There have been no orders for the opera for a long time.
Only at the beginning of 1790, a new opera was staged in Vienna, "This is what Everyone Does".
And in the summer of 1791, on the occasion of the coronation of Leopold II as king of the Czech Republic, Mozart was commissioned the opera "The Mercy of Titus".
These operas occupy a secondary place in Mozart's work.
Mozart's last opera, The Magic Flute, is one of his greatest creations.
At the suggestion of his entrepreneur and friend Schikaneder, who wanted to improve his shaky affairs by staging an opera on a fabulously magical plot, Mozart began work on the "Magic Flute".
Schikaneder, creating the libretto of the opera, used Wieland's fairy tale poem "Lulu".
This opera is a philosophical fairy tale; the images of light and darkness are vividly contrasted in the music, the feelings of Tamino and Pamina who love each other are subtly expressed psychologically; the simple - minded and comedic images of Papageno and Papagena - genuine characters of the Austrian German folk theater are no less vivid.
So the characters of the fairy tale become living people, endowed with certain individual traits.
The premiere of The Magic Flute took place shortly before Mozart's death.
Even before the end of the opera, Mozart received an order for a Requiem under rather strange circumstances that seemed mysterious for a long time.
A man dressed in black came to him, ordered a Requiem and disappeared.
Mozart never saw him again.
This visit made an overwhelming impression on him: having long been feeling unwell, Mozart perceived this call to the funeral mass as a prophecy of his near death.
Later, all this was explained: the strange visitor turned out to be a servant of Count Walzegg zu Stuppach, who used to order various works of composers in need, buy them for a song and publish them under his own name.
He was going to do the same with Mozart's Requiem.
With feverish haste, Mozart began to write the Requiem - his last work composing it simultaneously with the "Magic Flute".
The composer did not manage to finish the Requiem: work on this great work was interrupted by death.
He finished it using the remaining sketches and rough recordings, a student of Mozart, Susmayer.
The requiem, written in the traditional Latin text of the requiem mass, goes beyond the scope of the liturgical cult.
Through the means of a choir, a vocal quartet and a symphony orchestra, Mozart embodies the deepest world of human feelings and experiences: The drama of spiritual conflicts, the spontaneous, grandiose picture of the Last Judgment, great grief and grief for lost loved ones, love and faith in a person.

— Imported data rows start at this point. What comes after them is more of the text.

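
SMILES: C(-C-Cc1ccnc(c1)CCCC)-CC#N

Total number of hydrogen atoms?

20

Hydrogens are implicit in SMILES; fill each atom to its normal valence:
  7 × C: 2 H each → 14
  3 × C (aromatic): 1 H each → 3
  2 × C (aromatic): no H
  1 × C: 3 H
  1 × C: no H
  1 × N (aromatic): no H
  1 × N: no H
  Total hydrogens = 20.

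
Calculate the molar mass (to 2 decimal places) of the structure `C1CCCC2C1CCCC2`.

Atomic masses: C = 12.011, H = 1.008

Molecular formula: C10H18.
M = 10×12.011 + 18×1.008 = 138.25 g/mol.

138.25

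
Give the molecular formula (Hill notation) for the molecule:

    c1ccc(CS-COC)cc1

C9H12OS

Heavy atoms from the SMILES: 9 C, 1 O, 1 S.
Implicit hydrogens by atom environment:
  5 × C (aromatic): 1 H each → 5
  2 × C: 2 H each → 4
  1 × C: 3 H
  1 × C (aromatic): no H
  1 × O: no H
  1 × S: no H
  Total hydrogens = 12.
Molecular formula: C9H12OS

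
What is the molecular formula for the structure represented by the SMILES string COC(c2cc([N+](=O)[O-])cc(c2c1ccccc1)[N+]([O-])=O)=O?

C14H10N2O6

Heavy atoms from the SMILES: 14 C, 2 N, 6 O.
Implicit hydrogens by atom environment:
  7 × C (aromatic): 1 H each → 7
  5 × C (aromatic): no H
  4 × O: no H
  2 × N (charge +1): no H
  2 × O (charge -1): no H
  1 × C: 3 H
  1 × C: no H
  Total hydrogens = 10.
Molecular formula: C14H10N2O6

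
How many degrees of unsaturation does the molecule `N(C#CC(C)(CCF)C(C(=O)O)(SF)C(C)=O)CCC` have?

Molecular formula from the SMILES: C13H19F2NO3S.
DoU = (2C + 2 + N − H − X)/2 = (2·13 + 2 + 1 − 19 − 2)/2 = 8/2 = 4.
(Structurally: 0 ring(s) + 4 π bond(s) = 4.)

4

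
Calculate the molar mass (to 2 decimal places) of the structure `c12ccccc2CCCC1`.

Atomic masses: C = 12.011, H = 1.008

132.21

Molecular formula: C10H12.
M = 10×12.011 + 12×1.008 = 132.21 g/mol.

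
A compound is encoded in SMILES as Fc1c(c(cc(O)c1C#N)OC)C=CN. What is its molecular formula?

Heavy atoms from the SMILES: 10 C, 1 F, 2 N, 2 O.
Implicit hydrogens by atom environment:
  5 × C (aromatic): no H
  2 × C: 1 H each → 2
  1 × C: 3 H
  1 × C (aromatic): 1 H
  1 × C: no H
  1 × F: no H
  1 × N: 2 H
  1 × N: no H
  1 × O: 1 H
  1 × O: no H
  Total hydrogens = 9.
Molecular formula: C10H9FN2O2

C10H9FN2O2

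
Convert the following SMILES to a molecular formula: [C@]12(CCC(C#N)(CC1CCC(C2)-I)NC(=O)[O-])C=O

C13H16IN2O3-

Heavy atoms from the SMILES: 13 C, 1 I, 2 N, 3 O.
Implicit hydrogens by atom environment:
  6 × C: 2 H each → 12
  4 × C: no H
  3 × C: 1 H each → 3
  2 × O: no H
  1 × I: no H
  1 × N: 1 H
  1 × N: no H
  1 × O (charge -1): no H
  Total hydrogens = 16.
Net charge -1.
Molecular formula: C13H16IN2O3-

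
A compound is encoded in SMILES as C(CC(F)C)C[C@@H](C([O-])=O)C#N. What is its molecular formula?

C8H11FNO2-

Heavy atoms from the SMILES: 8 C, 1 F, 1 N, 2 O.
Implicit hydrogens by atom environment:
  3 × C: 2 H each → 6
  2 × C: 1 H each → 2
  2 × C: no H
  1 × C: 3 H
  1 × F: no H
  1 × N: no H
  1 × O: no H
  1 × O (charge -1): no H
  Total hydrogens = 11.
Net charge -1.
Molecular formula: C8H11FNO2-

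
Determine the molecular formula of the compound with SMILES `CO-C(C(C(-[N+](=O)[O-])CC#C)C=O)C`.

Heavy atoms from the SMILES: 9 C, 1 N, 4 O.
Implicit hydrogens by atom environment:
  5 × C: 1 H each → 5
  3 × O: no H
  2 × C: 3 H each → 6
  1 × C: 2 H
  1 × C: no H
  1 × N (charge +1): no H
  1 × O (charge -1): no H
  Total hydrogens = 13.
Molecular formula: C9H13NO4

C9H13NO4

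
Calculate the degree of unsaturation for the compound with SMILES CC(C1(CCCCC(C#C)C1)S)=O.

4

Molecular formula from the SMILES: C11H16OS.
DoU = (2C + 2 + N − H − X)/2 = (2·11 + 2 + 0 − 16 − 0)/2 = 8/2 = 4.
(Structurally: 1 ring(s) + 3 π bond(s) = 4.)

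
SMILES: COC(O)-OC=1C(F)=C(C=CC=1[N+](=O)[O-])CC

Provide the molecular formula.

Heavy atoms from the SMILES: 10 C, 1 F, 1 N, 5 O.
Implicit hydrogens by atom environment:
  4 × C (aromatic): no H
  3 × O: no H
  2 × C: 3 H each → 6
  2 × C (aromatic): 1 H each → 2
  1 × C: 2 H
  1 × C: 1 H
  1 × F: no H
  1 × N (charge +1): no H
  1 × O: 1 H
  1 × O (charge -1): no H
  Total hydrogens = 12.
Molecular formula: C10H12FNO5

C10H12FNO5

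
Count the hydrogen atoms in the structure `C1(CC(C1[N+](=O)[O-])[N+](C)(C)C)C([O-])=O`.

Hydrogens are implicit in SMILES; fill each atom to its normal valence:
  3 × C: 3 H each → 9
  3 × C: 1 H each → 3
  2 × N (charge +1): no H
  2 × O: no H
  2 × O (charge -1): no H
  1 × C: 2 H
  1 × C: no H
  Total hydrogens = 14.

14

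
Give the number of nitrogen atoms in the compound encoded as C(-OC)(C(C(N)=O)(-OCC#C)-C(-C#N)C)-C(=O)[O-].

The symbol for nitrogen appears 2 times in the SMILES.

2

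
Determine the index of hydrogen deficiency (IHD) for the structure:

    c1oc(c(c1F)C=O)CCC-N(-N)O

4

Molecular formula from the SMILES: C8H11FN2O3.
DoU = (2C + 2 + N − H − X)/2 = (2·8 + 2 + 2 − 11 − 1)/2 = 8/2 = 4.
(Structurally: 1 ring(s) + 3 π bond(s) = 4.)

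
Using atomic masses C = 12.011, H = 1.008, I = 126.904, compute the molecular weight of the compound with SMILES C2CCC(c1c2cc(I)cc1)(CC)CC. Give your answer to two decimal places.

Molecular formula: C14H19I.
M = 14×12.011 + 19×1.008 + 1×126.904 = 314.21 g/mol.

314.21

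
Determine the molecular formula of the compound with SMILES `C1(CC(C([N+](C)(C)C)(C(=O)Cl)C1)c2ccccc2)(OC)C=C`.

Heavy atoms from the SMILES: 18 C, 1 Cl, 1 N, 2 O.
Implicit hydrogens by atom environment:
  5 × C (aromatic): 1 H each → 5
  4 × C: 3 H each → 12
  3 × C: 2 H each → 6
  3 × C: no H
  2 × C: 1 H each → 2
  2 × O: no H
  1 × C (aromatic): no H
  1 × Cl: no H
  1 × N (charge +1): no H
  Total hydrogens = 25.
Net charge +1.
Molecular formula: C18H25ClNO2+

C18H25ClNO2+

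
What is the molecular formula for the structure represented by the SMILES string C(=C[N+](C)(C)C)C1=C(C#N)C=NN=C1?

Heavy atoms from the SMILES: 10 C, 4 N.
Implicit hydrogens by atom environment:
  3 × C: 3 H each → 9
  2 × C (aromatic): 1 H each → 2
  2 × C: 1 H each → 2
  2 × C (aromatic): no H
  2 × N (aromatic): no H
  1 × C: no H
  1 × N: no H
  1 × N (charge +1): no H
  Total hydrogens = 13.
Net charge +1.
Molecular formula: C10H13N4+

C10H13N4+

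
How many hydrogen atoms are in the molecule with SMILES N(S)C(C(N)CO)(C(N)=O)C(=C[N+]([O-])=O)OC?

Hydrogens are implicit in SMILES; fill each atom to its normal valence:
  3 × C: no H
  3 × O: no H
  2 × C: 1 H each → 2
  2 × N: 2 H each → 4
  1 × C: 3 H
  1 × C: 2 H
  1 × N: 1 H
  1 × N (charge +1): no H
  1 × O: 1 H
  1 × O (charge -1): no H
  1 × S: 1 H
  Total hydrogens = 14.

14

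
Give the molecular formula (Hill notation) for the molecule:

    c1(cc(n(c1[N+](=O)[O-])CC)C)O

C7H10N2O3

Heavy atoms from the SMILES: 7 C, 2 N, 3 O.
Implicit hydrogens by atom environment:
  3 × C (aromatic): no H
  2 × C: 3 H each → 6
  1 × C: 2 H
  1 × C (aromatic): 1 H
  1 × N (aromatic): no H
  1 × N (charge +1): no H
  1 × O: 1 H
  1 × O: no H
  1 × O (charge -1): no H
  Total hydrogens = 10.
Molecular formula: C7H10N2O3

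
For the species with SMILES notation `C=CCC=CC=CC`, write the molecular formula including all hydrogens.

C8H12

Heavy atoms from the SMILES: 8 C.
Implicit hydrogens by atom environment:
  5 × C: 1 H each → 5
  2 × C: 2 H each → 4
  1 × C: 3 H
  Total hydrogens = 12.
Molecular formula: C8H12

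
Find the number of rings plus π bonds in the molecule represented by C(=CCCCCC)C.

Molecular formula from the SMILES: C8H16.
DoU = (2C + 2 + N − H − X)/2 = (2·8 + 2 + 0 − 16 − 0)/2 = 2/2 = 1.
(Structurally: 0 ring(s) + 1 π bond(s) = 1.)

1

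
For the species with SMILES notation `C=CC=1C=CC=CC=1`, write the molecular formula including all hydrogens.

Heavy atoms from the SMILES: 8 C.
Implicit hydrogens by atom environment:
  5 × C (aromatic): 1 H each → 5
  1 × C: 2 H
  1 × C: 1 H
  1 × C (aromatic): no H
  Total hydrogens = 8.
Molecular formula: C8H8

C8H8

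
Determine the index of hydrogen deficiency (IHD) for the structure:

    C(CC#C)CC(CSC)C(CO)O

Molecular formula from the SMILES: C10H18O2S.
DoU = (2C + 2 + N − H − X)/2 = (2·10 + 2 + 0 − 18 − 0)/2 = 4/2 = 2.
(Structurally: 0 ring(s) + 2 π bond(s) = 2.)

2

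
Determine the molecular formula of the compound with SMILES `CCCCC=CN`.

Heavy atoms from the SMILES: 6 C, 1 N.
Implicit hydrogens by atom environment:
  3 × C: 2 H each → 6
  2 × C: 1 H each → 2
  1 × C: 3 H
  1 × N: 2 H
  Total hydrogens = 13.
Molecular formula: C6H13N

C6H13N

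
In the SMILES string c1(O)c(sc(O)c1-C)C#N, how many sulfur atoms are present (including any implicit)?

The symbol for sulfur appears 1 time in the SMILES.

1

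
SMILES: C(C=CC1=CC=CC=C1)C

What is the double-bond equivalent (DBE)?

Molecular formula from the SMILES: C10H12.
DoU = (2C + 2 + N − H − X)/2 = (2·10 + 2 + 0 − 12 − 0)/2 = 10/2 = 5.
(Structurally: 1 ring(s) + 4 π bond(s) = 5.)

5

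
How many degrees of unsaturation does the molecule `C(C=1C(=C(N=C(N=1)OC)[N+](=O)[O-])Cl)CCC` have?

5

Molecular formula from the SMILES: C9H12ClN3O3.
DoU = (2C + 2 + N − H − X)/2 = (2·9 + 2 + 3 − 12 − 1)/2 = 10/2 = 5.
(Structurally: 1 ring(s) + 4 π bond(s) = 5.)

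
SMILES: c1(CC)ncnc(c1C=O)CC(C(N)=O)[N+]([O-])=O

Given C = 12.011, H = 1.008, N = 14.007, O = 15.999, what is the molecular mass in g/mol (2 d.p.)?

Molecular formula: C10H12N4O4.
M = 10×12.011 + 12×1.008 + 4×14.007 + 4×15.999 = 252.23 g/mol.

252.23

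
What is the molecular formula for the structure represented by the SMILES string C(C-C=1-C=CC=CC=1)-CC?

C10H14

Heavy atoms from the SMILES: 10 C.
Implicit hydrogens by atom environment:
  5 × C (aromatic): 1 H each → 5
  3 × C: 2 H each → 6
  1 × C: 3 H
  1 × C (aromatic): no H
  Total hydrogens = 14.
Molecular formula: C10H14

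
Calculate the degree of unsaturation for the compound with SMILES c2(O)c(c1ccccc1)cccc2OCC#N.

Molecular formula from the SMILES: C14H11NO2.
DoU = (2C + 2 + N − H − X)/2 = (2·14 + 2 + 1 − 11 − 0)/2 = 20/2 = 10.
(Structurally: 2 ring(s) + 8 π bond(s) = 10.)

10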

Mozart died on the night of December 4 to December 5, 1791 (at the thirty sixth year of his life).
A few hours before his death, he was humming Papageno's song "I am a Bird Catcher Known to everyone" from The Magic Flute.
The cause of Mozart's death is still a subject of controversy.
The famous legend about the poisoning of Mozart by the composer Salieri is still supported by some musicologists.
But there is no documentary evidence of this version.
Mozart's funeral took place under tragic circumstances.
Due to the lack of money from his orphaned family, the great composer was buried not in a separate, but in a common grave.
The exact place of burial is still unknown.